Sur les demandes accessoires
Les défendeurs, qui succombent, supporteront les dépens, en application de l'article 696 du code de procédure civile.
Il serait inéquitable de laisser à la charge du demandeur les frais exposés par lui dans la présente instance et non compris dans les dépens. La somme de 1200 euros lui sera donc allouée au titre de l'article 700 du code de procédure civile.
La présente décision est exécutoire à titre provisoire, conformément à l'article 514 du code de procédure civile.
PAR CES MOTIFS,
Le juge des contentieux de la protection statuant publiquement, après débats en audience publique, par jugement mis à disposition au greffe contradictoire et en premier ressort,
CONDAMNE solidairement Monsieur [E] [X] et Madame [F] [X] à payer à Madame [R] [C] et Monsieur [D] [W] la somme de 2515, 88 euros.
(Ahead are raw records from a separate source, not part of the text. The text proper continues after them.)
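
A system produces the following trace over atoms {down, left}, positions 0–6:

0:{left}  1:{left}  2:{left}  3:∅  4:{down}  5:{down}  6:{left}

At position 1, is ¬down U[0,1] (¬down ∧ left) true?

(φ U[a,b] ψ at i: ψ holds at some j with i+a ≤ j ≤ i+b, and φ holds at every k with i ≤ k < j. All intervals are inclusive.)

Yes

Need some j in [1,2] with (¬down ∧ left), and ¬down at every k in [1,j-1].
  j=1: (¬down ∧ left) holds; no prefix to check → satisfied.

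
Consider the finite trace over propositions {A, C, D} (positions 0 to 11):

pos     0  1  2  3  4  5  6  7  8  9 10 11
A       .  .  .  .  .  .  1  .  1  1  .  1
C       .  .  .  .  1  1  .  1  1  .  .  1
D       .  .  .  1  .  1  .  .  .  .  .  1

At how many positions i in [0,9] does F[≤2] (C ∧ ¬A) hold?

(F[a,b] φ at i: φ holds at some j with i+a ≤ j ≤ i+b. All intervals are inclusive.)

Evaluate at each i in [0,9]:
  i=0: ✗ (none in [0,2])
  i=1: ✗ (none in [1,3])
  i=2: ✓ (witness j=4)
  i=3: ✓ (witness j=4)
  i=4: ✓ (witness j=4)
  i=5: ✓ (witness j=5)
  i=6: ✓ (witness j=7)
  i=7: ✓ (witness j=7)
  i=8: ✗ (none in [8,10])
  i=9: ✗ (none in [9,11])
Positions where it holds: {2, 3, 4, 5, 6, 7} → 6.

6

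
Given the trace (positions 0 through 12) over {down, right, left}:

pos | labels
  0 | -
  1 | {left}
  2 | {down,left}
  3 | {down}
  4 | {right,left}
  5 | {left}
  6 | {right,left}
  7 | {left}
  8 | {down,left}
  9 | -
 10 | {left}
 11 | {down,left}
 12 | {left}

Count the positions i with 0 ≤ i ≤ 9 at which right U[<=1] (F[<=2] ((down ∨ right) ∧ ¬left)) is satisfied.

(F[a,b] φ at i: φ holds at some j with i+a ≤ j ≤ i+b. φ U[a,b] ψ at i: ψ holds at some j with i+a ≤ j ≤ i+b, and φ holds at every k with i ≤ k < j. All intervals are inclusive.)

3

Evaluate at each i in [0,9]:
  i=0: ✗ (lhs fails at k=0 before rhs at j=1)
  i=1: ✓ (rhs at j=1)
  i=2: ✓ (rhs at j=2)
  i=3: ✓ (rhs at j=3)
  i=4: ✗ (no rhs in [4,5])
  i=5: ✗ (no rhs in [5,6])
  i=6: ✗ (no rhs in [6,7])
  i=7: ✗ (no rhs in [7,8])
  i=8: ✗ (no rhs in [8,9])
  i=9: ✗ (no rhs in [9,10])
Positions where it holds: {1, 2, 3} → 3.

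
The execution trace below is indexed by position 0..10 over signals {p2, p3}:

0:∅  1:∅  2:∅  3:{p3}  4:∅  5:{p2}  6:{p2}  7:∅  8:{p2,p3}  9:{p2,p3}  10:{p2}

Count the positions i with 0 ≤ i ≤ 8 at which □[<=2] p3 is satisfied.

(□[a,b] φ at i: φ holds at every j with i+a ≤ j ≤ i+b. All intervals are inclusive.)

Evaluate at each i in [0,8]:
  i=0: ✗ (fails at j=0)
  i=1: ✗ (fails at j=1)
  i=2: ✗ (fails at j=2)
  i=3: ✗ (fails at j=4)
  i=4: ✗ (fails at j=4)
  i=5: ✗ (fails at j=5)
  i=6: ✗ (fails at j=6)
  i=7: ✗ (fails at j=7)
  i=8: ✗ (fails at j=10)
Positions where it holds: {} → 0.

0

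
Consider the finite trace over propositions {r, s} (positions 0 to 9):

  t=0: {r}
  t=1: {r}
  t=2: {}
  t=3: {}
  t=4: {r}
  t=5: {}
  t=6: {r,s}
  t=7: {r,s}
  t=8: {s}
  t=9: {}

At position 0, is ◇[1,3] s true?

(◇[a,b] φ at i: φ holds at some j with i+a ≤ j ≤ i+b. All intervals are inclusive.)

False

Check s at each j in [1,3]:
  j=1: false
  j=2: false
  j=3: false
No position in the window satisfies it → formula fails.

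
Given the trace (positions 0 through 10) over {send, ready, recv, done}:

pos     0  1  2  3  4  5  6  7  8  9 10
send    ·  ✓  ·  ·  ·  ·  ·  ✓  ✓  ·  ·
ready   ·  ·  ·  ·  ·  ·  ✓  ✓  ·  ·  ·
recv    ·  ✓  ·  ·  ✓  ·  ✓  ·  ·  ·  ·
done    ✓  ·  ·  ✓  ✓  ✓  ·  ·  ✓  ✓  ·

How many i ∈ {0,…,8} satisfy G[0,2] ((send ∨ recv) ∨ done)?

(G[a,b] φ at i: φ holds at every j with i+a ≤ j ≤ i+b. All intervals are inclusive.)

Evaluate at each i in [0,8]:
  i=0: ✗ (fails at j=2)
  i=1: ✗ (fails at j=2)
  i=2: ✗ (fails at j=2)
  i=3: ✓ (all of [3,5])
  i=4: ✓ (all of [4,6])
  i=5: ✓ (all of [5,7])
  i=6: ✓ (all of [6,8])
  i=7: ✓ (all of [7,9])
  i=8: ✗ (fails at j=10)
Positions where it holds: {3, 4, 5, 6, 7} → 5.

5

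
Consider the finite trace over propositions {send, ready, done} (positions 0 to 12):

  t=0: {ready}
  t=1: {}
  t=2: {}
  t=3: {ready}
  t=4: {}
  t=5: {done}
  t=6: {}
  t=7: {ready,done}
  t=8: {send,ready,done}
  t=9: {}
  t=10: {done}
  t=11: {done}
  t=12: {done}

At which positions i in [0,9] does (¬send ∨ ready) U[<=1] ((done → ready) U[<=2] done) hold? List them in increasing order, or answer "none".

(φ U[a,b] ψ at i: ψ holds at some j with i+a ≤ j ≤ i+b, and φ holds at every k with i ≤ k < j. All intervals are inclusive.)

2, 3, 4, 5, 6, 7, 8, 9

Evaluate at each i in [0,9]:
  i=0: ✗ (no rhs in [0,1])
  i=1: ✗ (no rhs in [1,2])
  i=2: ✓ (rhs at j=3; lhs holds on [2,2])
  i=3: ✓ (rhs at j=3)
  i=4: ✓ (rhs at j=4)
  i=5: ✓ (rhs at j=5)
  i=6: ✓ (rhs at j=6)
  i=7: ✓ (rhs at j=7)
  i=8: ✓ (rhs at j=8)
  i=9: ✓ (rhs at j=9)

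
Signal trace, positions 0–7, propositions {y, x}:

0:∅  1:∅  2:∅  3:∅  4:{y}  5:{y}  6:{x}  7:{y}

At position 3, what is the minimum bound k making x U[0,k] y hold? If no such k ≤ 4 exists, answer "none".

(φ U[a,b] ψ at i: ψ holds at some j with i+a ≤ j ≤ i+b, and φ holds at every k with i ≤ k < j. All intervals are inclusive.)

Need earliest j ≥ 3 with y, and x at every k in [3,j-1].
  j=3: rhs fails.
  j=4: rhs holds but lhs fails at k=3.
  j=5: rhs holds but lhs fails at k=3.
  j=6: rhs fails.
  j=7: rhs holds but lhs fails at k=3.
No witness within the range → none.

none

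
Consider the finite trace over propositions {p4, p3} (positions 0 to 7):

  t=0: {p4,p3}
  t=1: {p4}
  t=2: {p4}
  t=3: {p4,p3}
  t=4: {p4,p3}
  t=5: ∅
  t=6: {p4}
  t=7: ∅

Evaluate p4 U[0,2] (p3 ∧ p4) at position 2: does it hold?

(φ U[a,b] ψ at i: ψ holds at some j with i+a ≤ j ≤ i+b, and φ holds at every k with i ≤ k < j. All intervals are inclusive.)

Need some j in [2,4] with (p3 ∧ p4), and p4 at every k in [2,j-1].
  j=2: (p3 ∧ p4) false.
  j=3: (p3 ∧ p4) holds; p4 holds at every k in [2,2] → satisfied.

True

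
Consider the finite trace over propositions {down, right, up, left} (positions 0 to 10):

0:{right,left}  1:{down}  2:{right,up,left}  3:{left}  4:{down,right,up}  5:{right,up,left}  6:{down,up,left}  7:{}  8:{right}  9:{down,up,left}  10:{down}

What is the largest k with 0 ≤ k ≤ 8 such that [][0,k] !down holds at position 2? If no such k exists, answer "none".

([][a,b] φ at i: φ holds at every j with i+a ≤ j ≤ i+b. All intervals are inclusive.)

!down must hold from j=2 onward; find where it first fails.
  j=2: holds
  j=3: holds
  j=4: fails
Holds on [2,3], so largest k = 1.

1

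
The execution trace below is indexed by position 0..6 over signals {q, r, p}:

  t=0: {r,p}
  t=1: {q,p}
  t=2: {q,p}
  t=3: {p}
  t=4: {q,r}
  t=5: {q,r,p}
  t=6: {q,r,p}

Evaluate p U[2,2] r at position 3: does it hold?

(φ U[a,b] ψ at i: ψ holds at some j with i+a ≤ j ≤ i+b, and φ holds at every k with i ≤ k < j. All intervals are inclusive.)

No

Need some j in [5,5] with r, and p at every k in [3,j-1].
  j=5: r holds, but p fails at k=4 → not this j.
No j in the window works → until fails.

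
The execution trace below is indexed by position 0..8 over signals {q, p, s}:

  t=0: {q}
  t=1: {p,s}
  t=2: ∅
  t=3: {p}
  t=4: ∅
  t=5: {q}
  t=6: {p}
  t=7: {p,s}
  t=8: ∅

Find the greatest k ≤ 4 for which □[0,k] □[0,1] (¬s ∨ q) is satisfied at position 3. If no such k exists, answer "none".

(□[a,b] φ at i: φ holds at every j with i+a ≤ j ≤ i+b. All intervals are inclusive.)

□[0,1] (¬s ∨ q) must hold from j=3 onward; find where it first fails.
  j=3: holds
  j=4: holds
  j=5: holds
  j=6: fails
Holds on [3,5], so largest k = 2.

2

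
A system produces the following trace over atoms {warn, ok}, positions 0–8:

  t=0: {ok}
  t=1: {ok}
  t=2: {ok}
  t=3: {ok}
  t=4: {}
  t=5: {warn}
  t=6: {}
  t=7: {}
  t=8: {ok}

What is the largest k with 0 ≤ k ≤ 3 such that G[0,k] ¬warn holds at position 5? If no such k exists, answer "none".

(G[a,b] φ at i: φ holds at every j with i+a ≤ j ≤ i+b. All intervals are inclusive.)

¬warn must hold from j=5 onward; find where it first fails.
  j=5: fails → no k works.

none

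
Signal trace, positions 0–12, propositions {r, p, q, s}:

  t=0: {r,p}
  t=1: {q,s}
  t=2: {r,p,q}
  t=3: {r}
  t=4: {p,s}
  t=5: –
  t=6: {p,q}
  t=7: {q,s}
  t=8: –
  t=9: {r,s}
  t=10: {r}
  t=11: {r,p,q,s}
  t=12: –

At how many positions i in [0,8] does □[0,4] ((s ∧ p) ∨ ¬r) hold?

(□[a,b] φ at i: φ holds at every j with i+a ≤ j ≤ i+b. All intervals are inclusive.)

1

Evaluate at each i in [0,8]:
  i=0: ✗ (fails at j=0)
  i=1: ✗ (fails at j=2)
  i=2: ✗ (fails at j=2)
  i=3: ✗ (fails at j=3)
  i=4: ✓ (all of [4,8])
  i=5: ✗ (fails at j=9)
  i=6: ✗ (fails at j=9)
  i=7: ✗ (fails at j=9)
  i=8: ✗ (fails at j=9)
Positions where it holds: {4} → 1.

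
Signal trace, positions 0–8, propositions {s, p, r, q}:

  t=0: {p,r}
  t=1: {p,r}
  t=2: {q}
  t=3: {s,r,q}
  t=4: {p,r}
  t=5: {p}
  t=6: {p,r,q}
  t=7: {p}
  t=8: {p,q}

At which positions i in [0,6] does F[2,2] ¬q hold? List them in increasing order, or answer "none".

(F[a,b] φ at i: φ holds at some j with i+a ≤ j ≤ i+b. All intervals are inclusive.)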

CONDAMNE Monsieur [E] [X] et Madame [F] [X] à payer à Madame [R] [C] et Monsieur [D] [W] la somme de 2880 euros au titre de la majoration légale due au retard dans la restitution du dépôt de garantie ;
CONDAMNE Monsieur [E] [X] et Madame [F] [X] à payer à Madame [R] [C] et Monsieur [D] [W] la somme de 1200 euros au titre de l'article 700 du code de procédure civile ;
REJETTE le surplus des demandes ;
CONDAMNE Monsieur [E] [X] et Madame [F] [X] aux dépens de l'instance ;
RAPPELLE que le présent jugement est exécutoire de plein droit à titre provisoire.